Село проснулось. Из хат выбегали заспанные люди. Мелюзга с шумом и гиканьем неслась вперегонки туда, за село. Собаки выли, лаяли. Еще не выгнанная на поле отара шарахнулась врассыпную по улицам и с диким ревом понеслась, сбрасывая с копыт комья грязи. А люди бежали…

— Бам! Бам! Бам! — выхаркивает колокол из широкого горла тоскливо-тревожный зов. Он бросает его в степь, в лес, пугает тишину. — Бам! Бам! Бам! — кличет он и сзывает.

Люди бегут. Толпятся вокруг церкви, плачут, стонут. Бегут по одному, по двое, группами, толпами, скопищем выплывают из узеньких улочек через огороды и сады… Трещат плетни, заборы, падают каменные и глиняные ограды.

— Бам! Бам! Бам!

Люди бегут. Толпятся вокруг церкви, плачут, стонут.

— Спаси, господи, люди твоя…

Высокий поп останавливается перед толпой и машет руками, толпа трогается вслед за ним; с ревом и шумом, как широкий поток в узкое ложе реки, врывается в улочку.

Дрожащими руками снимает Синика железные путы с лошадей, запрягает их, но не трогается с места. Взбирается на телегу и смотрит в ту сторону, куда двинулась толпа.

На бугре, за селом, что-то замаячило. Увеличилось. Одна, вторая группа, толпы потоком полились вниз с горы, к селу. С ревом и стоном катилась ослепленная масса навстречу другому скопищу людей.

Синика стоит на телеге и внимательно следит за движением огромного полчища, которое тяжело шевелится, ползет.
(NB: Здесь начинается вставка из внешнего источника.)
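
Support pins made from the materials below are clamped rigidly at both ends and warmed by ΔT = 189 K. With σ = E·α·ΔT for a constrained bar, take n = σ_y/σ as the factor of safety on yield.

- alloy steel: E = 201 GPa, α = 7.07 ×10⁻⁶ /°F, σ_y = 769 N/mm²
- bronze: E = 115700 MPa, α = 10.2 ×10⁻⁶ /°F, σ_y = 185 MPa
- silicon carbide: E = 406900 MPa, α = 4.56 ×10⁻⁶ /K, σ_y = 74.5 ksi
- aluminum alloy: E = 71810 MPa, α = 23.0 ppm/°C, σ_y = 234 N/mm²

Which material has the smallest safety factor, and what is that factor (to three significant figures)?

bronze, n = 0.461

With everything in SI (GPa, ×10⁻⁶/K, MPa):
  alloy steel: E = 201.0, α = 12.7, σ_y = 769.0 → σ = 483 MPa, n = 1.59
  bronze: E = 115.7, α = 18.4, σ_y = 185.0 → σ = 401 MPa, n = 0.461
  silicon carbide: E = 406.9, α = 4.56, σ_y = 513.7 → σ = 351 MPa, n = 1.46
  aluminum alloy: E = 71.81, α = 23.0, σ_y = 234.0 → σ = 312 MPa, n = 0.750
The minimum is bronze at n = 0.461.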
Уже начало его за селом, а конец еще не вошел и в первую улочку.

И только когда задние выходили уже за село, Василий тронулся за толпой. Пустынные улицы. Пустые хаты.
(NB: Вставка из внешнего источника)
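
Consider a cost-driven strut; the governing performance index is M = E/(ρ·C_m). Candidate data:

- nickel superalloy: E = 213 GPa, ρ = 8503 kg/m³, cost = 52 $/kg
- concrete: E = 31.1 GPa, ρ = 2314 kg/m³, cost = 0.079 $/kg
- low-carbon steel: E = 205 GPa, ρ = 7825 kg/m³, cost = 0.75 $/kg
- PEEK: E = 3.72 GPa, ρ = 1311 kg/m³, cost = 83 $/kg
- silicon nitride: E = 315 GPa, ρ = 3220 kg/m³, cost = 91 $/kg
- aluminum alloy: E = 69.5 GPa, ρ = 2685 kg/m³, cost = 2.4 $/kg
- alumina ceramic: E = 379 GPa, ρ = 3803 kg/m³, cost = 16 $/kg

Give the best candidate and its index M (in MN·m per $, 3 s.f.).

concrete, M = 170 MN·m per $

Per-candidate index values:
  concrete: M = 170 MN·m per $
  low-carbon steel: M = 34.9 MN·m per $
  aluminum alloy: M = 10.8 MN·m per $
  alumina ceramic: M = 6.23 MN·m per $
  silicon nitride: M = 1.08 MN·m per $
  nickel superalloy: M = 0.482 MN·m per $
  PEEK: M = 0.0342 MN·m per $
Highest index: concrete.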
Синика задумчиво сидит на телеге.

«Куда? Что гонит их? Кто он?»

И встает перед ним его горе, постоянная тоска бездетности.

— Поеду.

Ударил по лошадям и вскоре обогнал толпу. Выехал вперед и еще раз глянул на людей. Впереди всех шел Мирон. Его глаза смотрели прямо перед собой невидящим взором. Голова высоко поднята, ноги шагают, как деревянные. За ним — разбитая икона божьей матери. Синика прикрикнул на лошадей и заторопился в Балту — там была последняя его надежда.
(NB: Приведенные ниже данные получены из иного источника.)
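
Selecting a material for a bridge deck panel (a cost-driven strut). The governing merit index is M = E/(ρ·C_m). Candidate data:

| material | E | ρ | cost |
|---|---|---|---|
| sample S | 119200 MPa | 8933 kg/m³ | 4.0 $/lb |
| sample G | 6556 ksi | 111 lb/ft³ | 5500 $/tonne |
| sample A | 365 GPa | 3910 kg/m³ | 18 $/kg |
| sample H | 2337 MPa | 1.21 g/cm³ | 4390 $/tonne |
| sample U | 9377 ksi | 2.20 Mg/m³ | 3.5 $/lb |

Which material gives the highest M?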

В Балте он оставил лошадей в знакомом дворе и, расспросив про Иннокентия, утром пошел в церковь. Терпеливо выстоял до начала службы. Как мог напрягал глаза, чтобы разглядеть на расстоянии… Он вложил в тот взгляд всю силу и глубину надежд и вдруг:

— Назад! Обман! Ужасный обман! Это он! Он! —рвалось из груди.

Рухнула надежда и покатилась с грустным звоном вниз, от сердца.

— Он — босяк, шарманщик, вор и душегуб — чудотворит! Он!

Резко повернулся и побежал к лошадям. Запряг и впервые сильно, безжалостно ударил буланых кнутовищем.

— Эгей! Эй! Домой! Нет правды, нет надежды у меня, нет! Эгей, черти, несите меня не по земле, а по воздуху! К жене!

Ветром пролетел двенадцать верст до Гидерима. Остановился напоить лошадей. Сел на телегу и злобно, с остервенением потянул из бутылки еще не выпитую водку.

«Один у меня выход — жить для себя. Себя удовлетворять, жену… Приумножить добро, продать хутор — и в город, как пан».

Другая мысль взвилась протестом:

«Хутор? Землю? Виноградники? Нет. Он их не бросит, он, Синика, вырвал их у судьбы и не оставит никому. Нет, он еще улучшит, расширит хозяйство, он съест, без соли и хлеба съест Герасима, вырвет у него его земли и один сядет на Липецкой равнине, сколотит богатство и проживет счастливо, славно. Нет, он не продаст, а, наоборот, увеличит имение».